The only problem I can see here is that this just compares education schools to one another. All education schools are part of the problem. Still, I can see a lot of value in knowing which ones are more a part of the problem or less – not least because if they start competing with one another on the basis of results, maybe someday one of them will actually produce a radical transformative revolutionary breakthrough and actually become a value-adding rather than value-subtracting part of the education system.
62% of a hat tip goes to Flypaper’s Andy Smarick. I’m penalizing Andy by withholding 38% of the hat tip because he claims, with no justification, that Arne Duncan must somehow deserve some credit for this move. First of all, as Andy sort of sheepishly admits, a move like this must have been in the works for a while before reaching fruition.
But more important is that Florida has been the nation’s leader in this field for a long time now. Florida doesn’t follow the USDOE on this issue, the USDOE follows Florida. The only effect the USDOE has ever had on Florida’s interest in using test scores for evaluation purposes is to prevent it from going further faster.
May 26, 2009
(Guest post by Greg Forster)
In the great Flypaper debate over whether unions are an obstacle to reform, Robert Costrell has what can only be considered the last word on the subject. Little Ramona started the argument by asserting that Massachusetts has strong unions and yet it accomplished some reforms, therefore unions are not an obstacle to reform, QED. (I paraphrase, but not by much.)

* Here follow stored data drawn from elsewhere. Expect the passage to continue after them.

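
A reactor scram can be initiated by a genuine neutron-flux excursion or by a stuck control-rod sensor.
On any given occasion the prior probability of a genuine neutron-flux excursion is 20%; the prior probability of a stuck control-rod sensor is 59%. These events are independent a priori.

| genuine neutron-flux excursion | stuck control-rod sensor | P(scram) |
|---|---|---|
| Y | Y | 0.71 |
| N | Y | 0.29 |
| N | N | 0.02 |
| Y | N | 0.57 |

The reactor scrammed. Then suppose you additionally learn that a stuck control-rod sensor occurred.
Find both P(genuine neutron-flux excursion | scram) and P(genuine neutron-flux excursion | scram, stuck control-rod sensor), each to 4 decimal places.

P(genuine neutron-flux excursion | scram) ≈ 0.4764; P(genuine neutron-flux excursion | scram, stuck control-rod sensor) ≈ 0.3797

P(scram) = 0.02*0.8*0.41 + 0.29*0.8*0.59 + 0.57*0.2*0.41 + 0.71*0.2*0.59 = 0.006560 + 0.136880 + 0.046740 + 0.083780 = 0.273960
Of this, 0.130520 comes from 0.046740 + 0.083780 (the genuine neutron-flux excursion=true cases).
P(genuine neutron-flux excursion | scram) = 0.130520 / 0.273960 ≈ 0.4764

With the extra evidence:
For the numerator, keep only genuine neutron-flux excursion=true terms: 0.71×0.2 = 0.142000
The normalizing constant is 0.29×0.8 + 0.71×0.2 = 0.374000
Posterior = 0.142000 / 0.374000 ≈ 0.3797
The drop from 0.4764 to 0.3797 is the explaining-away (discounting) effect.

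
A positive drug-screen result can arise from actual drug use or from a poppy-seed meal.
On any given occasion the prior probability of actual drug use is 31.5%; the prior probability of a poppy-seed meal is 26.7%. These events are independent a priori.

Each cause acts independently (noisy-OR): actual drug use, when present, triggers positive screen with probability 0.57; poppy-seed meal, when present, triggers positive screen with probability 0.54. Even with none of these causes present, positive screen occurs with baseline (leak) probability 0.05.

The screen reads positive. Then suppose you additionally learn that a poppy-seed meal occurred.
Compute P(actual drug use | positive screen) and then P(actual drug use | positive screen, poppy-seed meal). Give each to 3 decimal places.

P(actual drug use | positive screen) ≈ 0.615; P(actual drug use | positive screen, poppy-seed meal) ≈ 0.399

Under noisy-OR, P(positive screen | causes) = 1 − (1−0.05)·∏(1−qᵢ) over the active causes.
For the numerator, keep only actual drug use=true terms: 0.136574 + 0.068301 = 0.204875
Denominator P(positive screen): 0.05·0.685·0.733 + 0.563·0.685·0.267 + 0.5915·0.315·0.733 + 0.81209·0.315·0.267 = 0.332950
P(actual drug use | positive screen) = 0.204875/0.332950 ≈ 0.615

With the extra evidence:
P(positive screen | poppy-seed meal) = 0.563×0.685 + 0.81209×0.315 = 0.385655 + 0.255808 = 0.641463
The actual drug use-present share is 0.81209×0.315 = 0.255808.
P(actual drug use | positive screen, poppy-seed meal) = 0.255808 / 0.641463 ≈ 0.399
— poppy-seed meal explains away the evidence for actual drug use.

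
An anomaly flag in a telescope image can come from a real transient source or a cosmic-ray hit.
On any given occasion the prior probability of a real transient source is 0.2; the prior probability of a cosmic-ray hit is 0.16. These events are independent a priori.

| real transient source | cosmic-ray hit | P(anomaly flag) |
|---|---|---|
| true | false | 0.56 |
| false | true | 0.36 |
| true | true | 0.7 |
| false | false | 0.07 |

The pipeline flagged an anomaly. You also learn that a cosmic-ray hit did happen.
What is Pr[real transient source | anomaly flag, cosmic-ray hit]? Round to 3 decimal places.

Pr[real transient source | anomaly flag, cosmic-ray hit] ≈ 0.327

Numerator (weight on configurations with real transient source): 0.7*0.2 = 0.140000
Normalizer over all consistent configurations: 0.36*0.8 + 0.7*0.2 = 0.428000
Posterior = 0.140000 / 0.428000 ≈ 0.327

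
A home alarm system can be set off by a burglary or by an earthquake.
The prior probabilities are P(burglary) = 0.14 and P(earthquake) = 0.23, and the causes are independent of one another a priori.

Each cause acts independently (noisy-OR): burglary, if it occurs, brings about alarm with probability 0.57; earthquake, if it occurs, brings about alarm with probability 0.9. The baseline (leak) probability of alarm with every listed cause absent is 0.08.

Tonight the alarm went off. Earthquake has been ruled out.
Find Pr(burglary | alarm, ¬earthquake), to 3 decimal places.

Under noisy-OR, P(alarm | causes) = 1 − (1−0.08)·∏(1−qᵢ) over the active causes.
Weight on burglary=true, given the evidence: 0.6044×0.14 = 0.084616
Normalizer over all consistent configurations: 0.08×0.86 + 0.6044×0.14 = 0.153416
Posterior = 0.084616 / 0.153416 ≈ 0.552

Pr(burglary | alarm, ¬earthquake) ≈ 0.552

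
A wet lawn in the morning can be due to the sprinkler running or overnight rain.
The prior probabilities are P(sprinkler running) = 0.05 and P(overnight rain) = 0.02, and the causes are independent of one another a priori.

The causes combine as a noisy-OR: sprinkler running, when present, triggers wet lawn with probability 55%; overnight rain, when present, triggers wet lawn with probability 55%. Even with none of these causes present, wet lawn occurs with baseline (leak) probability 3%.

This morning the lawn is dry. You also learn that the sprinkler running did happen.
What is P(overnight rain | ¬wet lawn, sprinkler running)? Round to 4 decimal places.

P(overnight rain | ¬wet lawn, sprinkler running) ≈ 0.0091

Under noisy-OR, P(wet lawn | causes) = 1 − (1−0.03)·∏(1−qᵢ) over the active causes.
Weight on overnight rain=true, given the evidence: 0.196425*0.02 = 0.003928
The normalizing constant is 0.4365*0.98 + 0.196425*0.02 = 0.431698
P(overnight rain | ¬wet lawn, sprinkler running) = 0.003928/0.431698 ≈ 0.0091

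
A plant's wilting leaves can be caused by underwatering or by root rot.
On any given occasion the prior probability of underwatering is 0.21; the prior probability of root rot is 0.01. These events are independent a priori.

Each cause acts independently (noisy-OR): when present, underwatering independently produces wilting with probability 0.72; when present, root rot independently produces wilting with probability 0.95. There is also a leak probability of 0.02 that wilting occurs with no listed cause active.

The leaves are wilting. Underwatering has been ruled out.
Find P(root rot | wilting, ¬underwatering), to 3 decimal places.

P(root rot | wilting, ¬underwatering) ≈ 0.324

Under noisy-OR, P(wilting | causes) = 1 − (1−0.02)·∏(1−qᵢ) over the active causes.
By total probability over both values of root rot:
  P(wilting | ¬underwatering) = 0.02×0.99 + 0.951×0.01
        = 0.019800 + 0.009510 = 0.029310
Keeping only the root rot-present terms gives 0.009510, so
  P(root rot | wilting, ¬underwatering) = 0.009510 / 0.029310 ≈ 0.324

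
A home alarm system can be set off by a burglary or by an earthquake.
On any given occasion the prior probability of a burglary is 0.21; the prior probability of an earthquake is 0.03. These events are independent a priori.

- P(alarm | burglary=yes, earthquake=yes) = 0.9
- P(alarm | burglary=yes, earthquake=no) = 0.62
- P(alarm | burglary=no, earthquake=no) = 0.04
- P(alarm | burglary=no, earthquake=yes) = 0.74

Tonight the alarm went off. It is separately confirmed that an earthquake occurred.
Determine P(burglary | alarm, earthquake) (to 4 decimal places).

P(burglary | alarm, earthquake) ≈ 0.2443

By total probability over both values of burglary:
  P(alarm | earthquake) = 0.74*0.79 + 0.9*0.21
        = 0.584600 + 0.189000 = 0.773600
Keeping only the burglary-present terms gives 0.189000, so
  P(burglary | alarm, earthquake) = 0.189000 / 0.773600 ≈ 0.2443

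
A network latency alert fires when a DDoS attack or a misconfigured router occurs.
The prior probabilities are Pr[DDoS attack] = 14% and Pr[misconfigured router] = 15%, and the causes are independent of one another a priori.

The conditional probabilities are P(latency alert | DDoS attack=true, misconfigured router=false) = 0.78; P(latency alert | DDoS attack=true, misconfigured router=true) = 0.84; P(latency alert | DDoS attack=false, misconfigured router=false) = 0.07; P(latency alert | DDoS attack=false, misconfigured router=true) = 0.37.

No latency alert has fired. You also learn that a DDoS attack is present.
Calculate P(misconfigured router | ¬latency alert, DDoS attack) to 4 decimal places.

Numerator (weight on configurations with misconfigured router): 0.16×0.15 = 0.024000
Normalizer over all consistent configurations: 0.22×0.85 + 0.16×0.15 = 0.211000
P(misconfigured router | ¬latency alert, DDoS attack) = 0.024000/0.211000 ≈ 0.1137

P(misconfigured router | ¬latency alert, DDoS attack) ≈ 0.1137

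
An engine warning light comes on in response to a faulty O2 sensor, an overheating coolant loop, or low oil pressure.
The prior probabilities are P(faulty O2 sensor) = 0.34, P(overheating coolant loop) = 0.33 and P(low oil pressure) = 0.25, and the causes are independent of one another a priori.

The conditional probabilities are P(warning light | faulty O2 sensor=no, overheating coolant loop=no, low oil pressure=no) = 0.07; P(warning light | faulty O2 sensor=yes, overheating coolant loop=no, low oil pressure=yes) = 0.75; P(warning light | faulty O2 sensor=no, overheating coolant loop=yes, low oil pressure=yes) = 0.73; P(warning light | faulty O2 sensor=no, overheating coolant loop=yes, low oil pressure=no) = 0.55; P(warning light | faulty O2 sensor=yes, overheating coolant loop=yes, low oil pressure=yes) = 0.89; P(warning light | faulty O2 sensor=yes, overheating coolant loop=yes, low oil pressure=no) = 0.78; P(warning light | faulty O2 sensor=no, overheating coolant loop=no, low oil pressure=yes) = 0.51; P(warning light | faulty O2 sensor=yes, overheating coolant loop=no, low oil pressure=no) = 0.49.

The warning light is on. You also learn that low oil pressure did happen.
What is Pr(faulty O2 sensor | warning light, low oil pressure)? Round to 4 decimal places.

P(warning light | low oil pressure) = 0.51*0.66*0.67 + 0.73*0.66*0.33 + 0.75*0.34*0.67 + 0.89*0.34*0.33 = 0.225522 + 0.158994 + 0.170850 + 0.099858 = 0.655224
The faulty O2 sensor-present share is 0.170850 + 0.099858 = 0.270708.
So P(faulty O2 sensor | warning light, low oil pressure) = 0.270708/0.655224 ≈ 0.4132.

Pr(faulty O2 sensor | warning light, low oil pressure) ≈ 0.4132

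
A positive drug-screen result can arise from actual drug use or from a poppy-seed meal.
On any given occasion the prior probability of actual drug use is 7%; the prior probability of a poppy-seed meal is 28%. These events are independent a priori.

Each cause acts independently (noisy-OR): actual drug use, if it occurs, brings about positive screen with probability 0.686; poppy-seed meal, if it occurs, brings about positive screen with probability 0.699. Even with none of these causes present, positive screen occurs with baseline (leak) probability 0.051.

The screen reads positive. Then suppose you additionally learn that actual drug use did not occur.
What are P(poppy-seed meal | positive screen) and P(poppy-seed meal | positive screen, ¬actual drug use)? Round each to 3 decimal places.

Under noisy-OR, P(positive screen | causes) = 1 − (1−0.051)·∏(1−qᵢ) over the active causes.
Numerator (weight on configurations with poppy-seed meal): 0.186017 + 0.017842 = 0.203859
Normalizer over all consistent configurations: 0.051×0.93×0.72 + 0.714351×0.93×0.28 + 0.702014×0.07×0.72 + 0.910306×0.07×0.28 = 0.273391
Posterior = 0.203859 / 0.273391 ≈ 0.746

Now also conditioning on actual drug use≠true:
Sum P(positive screen|·) weighted by the priors over both values of poppy-seed meal:
  P(positive screen | ¬actual drug use) = 0.051*0.72 + 0.714351*0.28
        = 0.036720 + 0.200018 = 0.236738
Configurations with poppy-seed meal contribute 0.200018, so
  P(poppy-seed meal | positive screen, ¬actual drug use) = 0.200018 / 0.236738 ≈ 0.845
With actual drug use excluded, poppy-seed meal must carry more of the explanatory weight for the positive screen.

P(poppy-seed meal | positive screen) ≈ 0.746; P(poppy-seed meal | positive screen, ¬actual drug use) ≈ 0.845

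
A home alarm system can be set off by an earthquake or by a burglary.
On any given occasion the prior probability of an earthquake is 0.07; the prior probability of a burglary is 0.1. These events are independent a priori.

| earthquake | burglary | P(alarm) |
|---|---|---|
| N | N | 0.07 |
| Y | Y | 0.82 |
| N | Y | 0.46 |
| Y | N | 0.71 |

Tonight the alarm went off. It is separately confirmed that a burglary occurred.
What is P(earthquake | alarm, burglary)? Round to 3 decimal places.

P(alarm | burglary) = 0.46·0.93 + 0.82·0.07 = 0.427800 + 0.057400 = 0.485200
Of this, 0.057400 comes from 0.82·0.07 (the earthquake=true cases).
So P(earthquake | alarm, burglary) = 0.057400/0.485200 ≈ 0.118.

P(earthquake | alarm, burglary) ≈ 0.118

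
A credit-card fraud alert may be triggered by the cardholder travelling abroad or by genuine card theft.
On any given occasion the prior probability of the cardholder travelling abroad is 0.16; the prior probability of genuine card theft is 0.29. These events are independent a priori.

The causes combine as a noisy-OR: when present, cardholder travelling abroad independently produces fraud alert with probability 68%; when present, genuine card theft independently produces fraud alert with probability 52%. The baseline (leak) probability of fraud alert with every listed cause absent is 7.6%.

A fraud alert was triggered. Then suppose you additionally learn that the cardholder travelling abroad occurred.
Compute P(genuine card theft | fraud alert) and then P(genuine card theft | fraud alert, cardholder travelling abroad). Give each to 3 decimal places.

Under noisy-OR, P(fraud alert | causes) = 1 − (1−0.076)·∏(1−qᵢ) over the active causes.
P(fraud alert) = 0.076×0.84×0.71 + 0.55648×0.84×0.29 + 0.70432×0.16×0.71 + 0.858074×0.16×0.29 = 0.045326 + 0.135559 + 0.080011 + 0.039815 = 0.300711
The genuine card theft-present share is 0.135559 + 0.039815 = 0.175374.
So P(genuine card theft | fraud alert) = 0.175374/0.300711 ≈ 0.583.

Now condition on the additional information:
Enumerate both values of genuine card theft and weight by the priors:
  P(fraud alert | cardholder travelling abroad) = 0.70432·0.71 + 0.858074·0.29
        = 0.500067 + 0.248841 = 0.748908
Keeping only the genuine card theft-present terms gives 0.248841, so
  P(genuine card theft | fraud alert, cardholder travelling abroad) = 0.248841 / 0.748908 ≈ 0.332

P(genuine card theft | fraud alert) ≈ 0.583; P(genuine card theft | fraud alert, cardholder travelling abroad) ≈ 0.332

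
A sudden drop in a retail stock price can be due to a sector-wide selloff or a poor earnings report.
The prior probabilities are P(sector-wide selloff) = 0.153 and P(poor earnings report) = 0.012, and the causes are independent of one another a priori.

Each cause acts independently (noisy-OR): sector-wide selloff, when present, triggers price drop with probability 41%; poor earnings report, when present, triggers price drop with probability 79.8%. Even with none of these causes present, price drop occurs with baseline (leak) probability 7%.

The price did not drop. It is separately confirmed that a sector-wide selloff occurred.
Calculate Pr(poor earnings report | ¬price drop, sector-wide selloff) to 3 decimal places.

Pr(poor earnings report | ¬price drop, sector-wide selloff) ≈ 0.002

Under noisy-OR, P(price drop | causes) = 1 − (1−0.07)·∏(1−qᵢ) over the active causes.
By total probability over both values of poor earnings report:
  P(¬price drop | sector-wide selloff) = 0.5487*0.988 + 0.110837*0.012
        = 0.542116 + 0.001330 = 0.543446
The terms with poor earnings report present sum to 0.001330, so
  P(poor earnings report | ¬price drop, sector-wide selloff) = 0.001330 / 0.543446 ≈ 0.002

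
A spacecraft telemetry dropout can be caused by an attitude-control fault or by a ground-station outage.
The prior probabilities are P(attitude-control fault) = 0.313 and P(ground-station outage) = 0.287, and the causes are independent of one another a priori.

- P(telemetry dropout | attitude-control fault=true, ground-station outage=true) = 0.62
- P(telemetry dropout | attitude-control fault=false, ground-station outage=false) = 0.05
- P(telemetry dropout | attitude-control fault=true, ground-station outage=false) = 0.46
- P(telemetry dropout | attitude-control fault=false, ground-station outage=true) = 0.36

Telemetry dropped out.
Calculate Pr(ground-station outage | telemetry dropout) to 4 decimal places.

P(telemetry dropout) = 0.05*0.687*0.713 + 0.36*0.687*0.287 + 0.46*0.313*0.713 + 0.62*0.313*0.287 = 0.024492 + 0.070981 + 0.102658 + 0.055695 = 0.253826
Of this, 0.126676 comes from 0.070981 + 0.055695 (the ground-station outage=true cases).
P(ground-station outage | telemetry dropout) = 0.126676 / 0.253826 ≈ 0.4991

Pr(ground-station outage | telemetry dropout) ≈ 0.4991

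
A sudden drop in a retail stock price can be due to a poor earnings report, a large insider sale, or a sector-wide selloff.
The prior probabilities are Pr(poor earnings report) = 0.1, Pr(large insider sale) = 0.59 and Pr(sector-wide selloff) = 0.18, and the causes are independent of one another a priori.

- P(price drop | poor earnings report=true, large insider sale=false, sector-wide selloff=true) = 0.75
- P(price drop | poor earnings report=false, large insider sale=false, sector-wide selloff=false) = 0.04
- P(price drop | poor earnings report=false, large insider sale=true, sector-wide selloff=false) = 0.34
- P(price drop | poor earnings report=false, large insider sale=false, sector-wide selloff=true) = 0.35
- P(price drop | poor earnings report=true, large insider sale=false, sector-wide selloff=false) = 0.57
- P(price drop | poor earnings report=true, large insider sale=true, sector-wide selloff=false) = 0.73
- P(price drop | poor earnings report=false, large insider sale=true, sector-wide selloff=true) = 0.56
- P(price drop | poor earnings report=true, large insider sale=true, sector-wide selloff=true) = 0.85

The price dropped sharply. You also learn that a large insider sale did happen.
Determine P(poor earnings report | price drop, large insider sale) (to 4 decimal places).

P(poor earnings report | price drop, large insider sale) ≈ 0.1803

P(price drop | large insider sale) = 0.34·0.9·0.82 + 0.56·0.9·0.18 + 0.73·0.1·0.82 + 0.85·0.1·0.18 = 0.250920 + 0.090720 + 0.059860 + 0.015300 = 0.416800
The poor earnings report-present share is 0.059860 + 0.015300 = 0.075160.
P(poor earnings report | price drop, large insider sale) = 0.075160 / 0.416800 ≈ 0.1803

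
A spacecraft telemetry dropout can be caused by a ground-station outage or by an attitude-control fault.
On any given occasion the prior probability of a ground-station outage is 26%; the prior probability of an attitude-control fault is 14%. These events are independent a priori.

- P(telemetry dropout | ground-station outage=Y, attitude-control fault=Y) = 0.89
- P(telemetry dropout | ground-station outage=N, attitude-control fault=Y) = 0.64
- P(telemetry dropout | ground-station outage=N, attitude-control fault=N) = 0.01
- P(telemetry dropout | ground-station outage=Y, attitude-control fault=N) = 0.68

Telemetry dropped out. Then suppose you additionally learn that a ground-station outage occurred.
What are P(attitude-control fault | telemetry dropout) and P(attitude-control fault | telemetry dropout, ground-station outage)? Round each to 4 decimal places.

Enumerate the 4 (ground-station outage, attitude-control fault) configurations and weight by the priors:
  P(telemetry dropout) = 0.01·0.74·0.86 + 0.64·0.74·0.14 + 0.68·0.26·0.86 + 0.89·0.26·0.14
        = 0.006364 + 0.066304 + 0.152048 + 0.032396 = 0.257112
Keeping only the attitude-control fault-present terms gives 0.098700, so
  P(attitude-control fault | telemetry dropout) = 0.098700 / 0.257112 ≈ 0.3839

With the extra evidence:
P(telemetry dropout | ground-station outage) = 0.68·0.86 + 0.89·0.14 = 0.584800 + 0.124600 = 0.709400
Of this, 0.124600 comes from 0.89·0.14 (the attitude-control fault=true cases).
Hence the posterior is 0.124600/0.709400 ≈ 0.1756.

P(attitude-control fault | telemetry dropout) ≈ 0.3839; P(attitude-control fault | telemetry dropout, ground-station outage) ≈ 0.1756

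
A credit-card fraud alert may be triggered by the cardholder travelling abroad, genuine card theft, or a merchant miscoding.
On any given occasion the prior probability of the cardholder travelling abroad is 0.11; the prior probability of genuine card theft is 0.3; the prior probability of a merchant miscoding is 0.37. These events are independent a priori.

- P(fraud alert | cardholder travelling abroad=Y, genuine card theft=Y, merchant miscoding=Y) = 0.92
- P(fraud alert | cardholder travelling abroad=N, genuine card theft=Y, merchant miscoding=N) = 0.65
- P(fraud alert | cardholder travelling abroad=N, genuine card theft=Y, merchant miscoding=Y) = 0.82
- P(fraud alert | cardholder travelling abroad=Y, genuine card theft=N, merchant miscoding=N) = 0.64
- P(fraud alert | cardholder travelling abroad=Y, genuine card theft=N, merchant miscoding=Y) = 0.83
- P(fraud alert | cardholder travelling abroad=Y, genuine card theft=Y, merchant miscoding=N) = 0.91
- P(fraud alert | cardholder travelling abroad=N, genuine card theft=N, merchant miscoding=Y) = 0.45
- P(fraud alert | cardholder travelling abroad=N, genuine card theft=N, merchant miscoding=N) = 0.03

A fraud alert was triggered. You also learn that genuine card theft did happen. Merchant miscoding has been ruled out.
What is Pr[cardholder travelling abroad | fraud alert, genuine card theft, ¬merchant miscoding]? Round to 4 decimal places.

Pr[cardholder travelling abroad | fraud alert, genuine card theft, ¬merchant miscoding] ≈ 0.1475

P(fraud alert | genuine card theft, ¬merchant miscoding) = 0.65*0.89 + 0.91*0.11 = 0.578500 + 0.100100 = 0.678600
Of this, 0.100100 comes from 0.91*0.11 (the cardholder travelling abroad=true cases).
P(cardholder travelling abroad | fraud alert, genuine card theft, ¬merchant miscoding) = 0.100100 / 0.678600 ≈ 0.1475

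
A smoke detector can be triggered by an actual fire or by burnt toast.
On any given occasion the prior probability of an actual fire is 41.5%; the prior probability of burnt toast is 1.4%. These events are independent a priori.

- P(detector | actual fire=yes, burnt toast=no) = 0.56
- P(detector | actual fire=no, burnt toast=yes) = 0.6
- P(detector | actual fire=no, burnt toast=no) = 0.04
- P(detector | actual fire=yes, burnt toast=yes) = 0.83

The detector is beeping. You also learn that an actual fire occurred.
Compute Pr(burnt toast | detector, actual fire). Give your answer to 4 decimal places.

Pr(burnt toast | detector, actual fire) ≈ 0.0206

Numerator (weight on configurations with burnt toast): 0.83×0.014 = 0.011620
The normalizing constant is 0.56×0.986 + 0.83×0.014 = 0.563780
P(burnt toast | detector, actual fire) = 0.011620/0.563780 ≈ 0.0206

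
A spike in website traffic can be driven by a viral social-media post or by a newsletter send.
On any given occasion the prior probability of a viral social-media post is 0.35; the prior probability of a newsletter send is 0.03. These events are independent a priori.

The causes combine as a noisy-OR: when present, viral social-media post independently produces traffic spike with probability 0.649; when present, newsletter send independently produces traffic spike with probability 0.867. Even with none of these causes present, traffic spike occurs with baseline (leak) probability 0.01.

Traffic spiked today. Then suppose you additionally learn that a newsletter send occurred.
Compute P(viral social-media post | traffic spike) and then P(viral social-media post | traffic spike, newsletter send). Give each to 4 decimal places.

Under noisy-OR, P(traffic spike | causes) = 1 − (1−0.01)·∏(1−qᵢ) over the active causes.
Sum P(traffic spike|·) weighted by the priors over the 4 (viral social-media post, newsletter send) configurations:
  P(traffic spike) = 0.01×0.65×0.97 + 0.86833×0.65×0.03 + 0.65251×0.35×0.97 + 0.953784×0.35×0.03
        = 0.006305 + 0.016932 + 0.221527 + 0.010015 = 0.254779
Configurations with viral social-media post contribute 0.231542, so
  P(viral social-media post | traffic spike) = 0.231542 / 0.254779 ≈ 0.9088

With the extra evidence:
By total probability over both values of viral social-media post:
  P(traffic spike | newsletter send) = 0.86833×0.65 + 0.953784×0.35
        = 0.564415 + 0.333824 = 0.898239
The terms with viral social-media post present sum to 0.333824, so
  P(viral social-media post | traffic spike, newsletter send) = 0.333824 / 0.898239 ≈ 0.3716
The drop from 0.9088 to 0.3716 is the explaining-away (discounting) effect.

P(viral social-media post | traffic spike) ≈ 0.9088; P(viral social-media post | traffic spike, newsletter send) ≈ 0.3716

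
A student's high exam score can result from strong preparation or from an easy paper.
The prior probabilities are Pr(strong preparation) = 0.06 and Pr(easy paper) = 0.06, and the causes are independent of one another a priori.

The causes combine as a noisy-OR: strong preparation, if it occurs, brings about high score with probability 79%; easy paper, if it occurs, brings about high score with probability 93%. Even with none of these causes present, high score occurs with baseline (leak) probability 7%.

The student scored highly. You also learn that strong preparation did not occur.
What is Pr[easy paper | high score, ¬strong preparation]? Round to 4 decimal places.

Pr[easy paper | high score, ¬strong preparation] ≈ 0.4602

Under noisy-OR, P(high score | causes) = 1 − (1−0.07)·∏(1−qᵢ) over the active causes.
Numerator (weight on configurations with easy paper): 0.9349*0.06 = 0.056094
Normalizer over all consistent configurations: 0.07*0.94 + 0.9349*0.06 = 0.121894
P(easy paper | high score, ¬strong preparation) = 0.056094/0.121894 ≈ 0.4602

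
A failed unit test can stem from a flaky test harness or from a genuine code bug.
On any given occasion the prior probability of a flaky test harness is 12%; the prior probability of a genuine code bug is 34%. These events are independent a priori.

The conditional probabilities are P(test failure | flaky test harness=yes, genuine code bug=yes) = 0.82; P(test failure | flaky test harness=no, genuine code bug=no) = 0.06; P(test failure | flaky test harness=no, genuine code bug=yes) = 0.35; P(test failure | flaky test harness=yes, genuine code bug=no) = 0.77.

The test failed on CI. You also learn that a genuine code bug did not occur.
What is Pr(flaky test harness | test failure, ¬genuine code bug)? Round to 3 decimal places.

P(test failure | ¬genuine code bug) = 0.06×0.88 + 0.77×0.12 = 0.052800 + 0.092400 = 0.145200
The flaky test harness-present share is 0.77×0.12 = 0.092400.
So P(flaky test harness | test failure, ¬genuine code bug) = 0.092400/0.145200 ≈ 0.636.

Pr(flaky test harness | test failure, ¬genuine code bug) ≈ 0.636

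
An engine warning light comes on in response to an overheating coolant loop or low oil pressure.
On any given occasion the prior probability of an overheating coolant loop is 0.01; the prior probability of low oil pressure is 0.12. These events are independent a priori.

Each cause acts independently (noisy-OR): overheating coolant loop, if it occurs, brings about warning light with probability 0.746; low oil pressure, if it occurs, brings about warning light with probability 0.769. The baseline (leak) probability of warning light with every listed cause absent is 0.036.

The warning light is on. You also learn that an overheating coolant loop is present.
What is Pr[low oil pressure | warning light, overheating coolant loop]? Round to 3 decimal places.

Pr[low oil pressure | warning light, overheating coolant loop] ≈ 0.146

Under noisy-OR, P(warning light | causes) = 1 − (1−0.036)·∏(1−qᵢ) over the active causes.
P(warning light | overheating coolant loop) = 0.755144×0.88 + 0.943438×0.12 = 0.664527 + 0.113213 = 0.777740
Restricting to configurations with low oil pressure present: 0.943438×0.12 = 0.113213.
P(low oil pressure | warning light, overheating coolant loop) = 0.113213 / 0.777740 ≈ 0.146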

Costrell offers a very striking post on his real-world experience in Massachusetts. Excerpt:
It is indisputable that the Massachusetts Teachers Association (MTA) was the largest obstacle to implementing key elements of the reforms, most notably the MCAS exit exams, which were the main driver of Massachusetts’ success. Diane seems to minimize “the current effort to show that teachers’ unions were no help to education reform in Massachusetts,” as if this were some sort of recent revisionist history. But the “current” effort simply reiterates the well-documented history that was established at the time. The fight against MCAS featured lawsuits, boycotts, demonstrations, and, most famously, the MTA’s $600,000 fear-mongering ad campaign (the ads showed a ticking clock with nervous students, despite the fact that the exams were untimed).
Here’s the game changer:
My own contribution to this history was solicited by Diane for her last annual Brookings conference….At the time, Diane thought my piece was “great.” So I was surprised to read that the lesson Diane now draws from Massachusetts is that “unions do not block academic improvement.” Well, it was certainly not for lack of trying.
Back in the early 1990s, we videogamers used to call that a “finishing move.”
In other news, sock puppet and Sith apprentice Leo Casey continues to offer his insights. Question for Leo: How deep do you intend to let the hole get before you stop digging?